まぁ、二次創作では主人公がよく女顔の美形に変身したりしますからそれはおいといて。

 

それ以上に訳がわからないのが展開。

これはひとつに表現のまずさ、今ひとつに認識(読者と作者の)のすり合わせの不足から来るものかと。

例えば

>弓枝は背中に蒼い焔を背負っていた。比喩ではない現実のことである。頭には悪魔のような角が、ちなみにそれはアキトの弓枝への恐怖が見せた幻覚である。

何が起こってるかは理解できますし、笑いを取りたいのも同じく理解できますが、ぶっちゃけ何も伝わってきません。

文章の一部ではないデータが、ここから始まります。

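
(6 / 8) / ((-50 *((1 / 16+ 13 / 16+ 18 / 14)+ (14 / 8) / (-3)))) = -63 / 6625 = -0.01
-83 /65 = -1.28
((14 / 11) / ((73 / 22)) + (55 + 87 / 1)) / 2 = 5197 / 73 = 71.19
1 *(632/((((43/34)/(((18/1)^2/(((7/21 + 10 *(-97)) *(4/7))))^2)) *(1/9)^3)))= 45324409101552/363878083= 124559.33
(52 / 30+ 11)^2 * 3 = 486.41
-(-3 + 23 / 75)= 202 / 75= 2.69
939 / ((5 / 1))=939 / 5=187.80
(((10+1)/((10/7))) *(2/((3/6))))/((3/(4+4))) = 1232/15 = 82.13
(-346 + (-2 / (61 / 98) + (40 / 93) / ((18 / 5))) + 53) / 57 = -15117653 / 2910249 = -5.19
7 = 7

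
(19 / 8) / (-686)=-19 / 5488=-0.00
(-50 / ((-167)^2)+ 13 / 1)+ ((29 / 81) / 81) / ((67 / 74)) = 159413214403 / 12259641843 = 13.00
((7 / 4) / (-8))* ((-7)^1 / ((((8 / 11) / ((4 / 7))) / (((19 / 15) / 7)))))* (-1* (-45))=627 / 64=9.80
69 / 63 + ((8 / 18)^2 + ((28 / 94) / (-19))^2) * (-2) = 0.70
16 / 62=8 / 31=0.26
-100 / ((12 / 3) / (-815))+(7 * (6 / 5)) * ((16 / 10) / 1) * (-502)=340703 / 25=13628.12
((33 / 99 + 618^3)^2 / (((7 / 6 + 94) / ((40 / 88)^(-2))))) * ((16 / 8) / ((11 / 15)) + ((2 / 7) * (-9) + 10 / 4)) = 2255741628883555453091 / 299775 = 7524782349707465.44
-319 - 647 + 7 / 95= -965.93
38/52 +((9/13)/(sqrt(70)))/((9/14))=sqrt(70)/65 +19/26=0.86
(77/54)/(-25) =-77/1350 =-0.06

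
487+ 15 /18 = 2927 /6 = 487.83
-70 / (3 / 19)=-1330 / 3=-443.33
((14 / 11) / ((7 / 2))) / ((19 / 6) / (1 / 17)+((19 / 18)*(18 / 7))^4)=57624 / 17131939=0.00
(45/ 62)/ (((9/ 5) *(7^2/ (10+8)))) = 225/ 1519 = 0.15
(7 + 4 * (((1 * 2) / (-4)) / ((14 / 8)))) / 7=0.84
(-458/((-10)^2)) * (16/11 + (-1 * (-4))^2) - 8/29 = -639736/7975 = -80.22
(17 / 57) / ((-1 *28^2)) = -17 / 44688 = -0.00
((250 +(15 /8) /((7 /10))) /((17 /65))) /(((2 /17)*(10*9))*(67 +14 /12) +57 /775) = 356403125 /266286132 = 1.34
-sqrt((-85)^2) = -85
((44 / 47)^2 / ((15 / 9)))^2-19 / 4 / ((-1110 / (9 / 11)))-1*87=-34445699991531 / 397206033400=-86.72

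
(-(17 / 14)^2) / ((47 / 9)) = -2601 / 9212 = -0.28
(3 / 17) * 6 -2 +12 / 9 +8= 428 / 51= 8.39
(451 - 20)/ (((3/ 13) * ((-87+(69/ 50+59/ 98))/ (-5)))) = 34318375/ 312441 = 109.84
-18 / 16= -9 / 8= -1.12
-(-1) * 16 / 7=16 / 7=2.29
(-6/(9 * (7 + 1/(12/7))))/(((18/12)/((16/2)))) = -128/273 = -0.47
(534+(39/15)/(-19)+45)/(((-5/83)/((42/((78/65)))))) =-31950352/95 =-336319.49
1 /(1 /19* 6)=19 /6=3.17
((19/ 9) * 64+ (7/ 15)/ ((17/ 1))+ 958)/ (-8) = -836251/ 6120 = -136.64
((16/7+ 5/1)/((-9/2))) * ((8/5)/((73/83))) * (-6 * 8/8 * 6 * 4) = 1083648/2555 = 424.13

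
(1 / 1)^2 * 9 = 9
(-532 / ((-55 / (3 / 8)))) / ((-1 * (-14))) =57 / 220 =0.26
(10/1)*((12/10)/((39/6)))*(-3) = -5.54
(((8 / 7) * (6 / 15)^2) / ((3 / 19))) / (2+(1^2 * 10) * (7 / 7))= 152 / 1575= 0.10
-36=-36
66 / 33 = 2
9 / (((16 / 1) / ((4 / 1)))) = 9 / 4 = 2.25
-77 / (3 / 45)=-1155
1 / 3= 0.33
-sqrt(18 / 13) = -3 * sqrt(26) / 13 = -1.18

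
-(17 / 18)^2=-289 / 324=-0.89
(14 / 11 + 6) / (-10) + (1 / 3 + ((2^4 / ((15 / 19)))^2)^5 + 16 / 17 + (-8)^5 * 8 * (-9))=1260600660300427081425108337 / 107833623046875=11690237466587.27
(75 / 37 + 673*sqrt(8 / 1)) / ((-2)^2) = 75 / 148 + 673*sqrt(2) / 2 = 476.39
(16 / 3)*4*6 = 128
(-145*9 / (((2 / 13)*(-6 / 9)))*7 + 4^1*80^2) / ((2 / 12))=1375995 / 2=687997.50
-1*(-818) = 818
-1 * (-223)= 223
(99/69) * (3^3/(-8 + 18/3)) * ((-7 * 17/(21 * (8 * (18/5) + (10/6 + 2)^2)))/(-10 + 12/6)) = -227205/699568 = -0.32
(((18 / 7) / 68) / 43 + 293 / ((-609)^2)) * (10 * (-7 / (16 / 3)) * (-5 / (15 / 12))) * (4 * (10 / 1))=45260650 / 12910191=3.51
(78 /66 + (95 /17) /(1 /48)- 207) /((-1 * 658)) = -5836 /61523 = -0.09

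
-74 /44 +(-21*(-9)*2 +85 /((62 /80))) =331449 /682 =486.00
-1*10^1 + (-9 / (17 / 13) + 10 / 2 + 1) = -185 / 17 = -10.88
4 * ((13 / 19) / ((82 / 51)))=1.70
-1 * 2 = -2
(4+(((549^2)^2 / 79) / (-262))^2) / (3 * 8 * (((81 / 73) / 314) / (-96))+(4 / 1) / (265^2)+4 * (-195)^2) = 13283820903259623523109429136650 / 104889069572190030307127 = 126646379.43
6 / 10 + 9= 48 / 5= 9.60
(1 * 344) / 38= 172 / 19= 9.05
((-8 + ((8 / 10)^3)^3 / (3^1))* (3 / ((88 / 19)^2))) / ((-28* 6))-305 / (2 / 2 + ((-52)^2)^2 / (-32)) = 82496621750407 / 10367597625000000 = 0.01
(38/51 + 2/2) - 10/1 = -421/51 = -8.25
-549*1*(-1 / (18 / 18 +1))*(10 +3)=7137 / 2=3568.50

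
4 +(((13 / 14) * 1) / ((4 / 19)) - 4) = 247 / 56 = 4.41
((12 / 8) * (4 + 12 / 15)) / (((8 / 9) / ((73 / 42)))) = 1971 / 140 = 14.08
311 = 311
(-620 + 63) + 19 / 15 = -8336 / 15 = -555.73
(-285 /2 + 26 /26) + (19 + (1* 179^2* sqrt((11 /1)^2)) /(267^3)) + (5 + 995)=33405660967 /38068326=877.52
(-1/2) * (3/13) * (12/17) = -18/221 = -0.08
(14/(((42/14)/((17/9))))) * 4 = 952/27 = 35.26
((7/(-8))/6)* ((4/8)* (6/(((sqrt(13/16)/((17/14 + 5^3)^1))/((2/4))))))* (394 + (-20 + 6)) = -167865* sqrt(13)/52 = -11639.34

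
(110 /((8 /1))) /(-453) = -55 /1812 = -0.03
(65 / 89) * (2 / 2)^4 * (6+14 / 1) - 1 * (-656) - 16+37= 61553 / 89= 691.61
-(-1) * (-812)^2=659344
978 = 978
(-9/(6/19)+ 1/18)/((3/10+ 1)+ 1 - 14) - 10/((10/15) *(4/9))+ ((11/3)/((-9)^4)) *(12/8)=-10684829/341172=-31.32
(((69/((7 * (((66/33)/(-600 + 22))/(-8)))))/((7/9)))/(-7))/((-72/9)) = 179469/343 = 523.23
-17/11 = -1.55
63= 63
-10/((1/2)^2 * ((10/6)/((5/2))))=-60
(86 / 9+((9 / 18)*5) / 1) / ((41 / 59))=12803 / 738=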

正確に言えば行間から伝わってくるものが何も無い、具体的に言えば背中に炎が燃えている=怒っているというイメージが

この文からは伝わってこないわけです。前後からは判りますけどね。

私なら

「弓枝の背中に蒼い焔が燃え盛り、頭に生えた悪魔の角と微笑む口元から除く鋭い牙、さらにその隙間からのぞく舌がチロチロとアキトを威嚇している。比喩ではない。実際に蒼い焔がその背に燃えている。もっとも角やら牙やらはアキトが恐怖の余り生み出した幻覚であったが。」

と言った所でしょうか?

少なくとも弓枝が怒っているというイメージは伝わってくるかと思います。

矛盾してるようですが文章というのは、不要な文を書かずにどれだけ書けるか(=ニュアンスを伝えられるか)が肝です。

端的なのは俳句ですね。

たった十七文字で十分な描写ができるわけは無いのに豊かな情景を伝えることができるのは、

鍵となる単語やその組合せ等を用いてそれを見る人のイメージを想起させるからです。

繰り返しになりますが、文章ってのはそれができてナンボです。

事実を記すだけの文ならまだしも、仮にも小説を書いてるのにそれが出来ないってのはあまりに寂しいじゃないですか?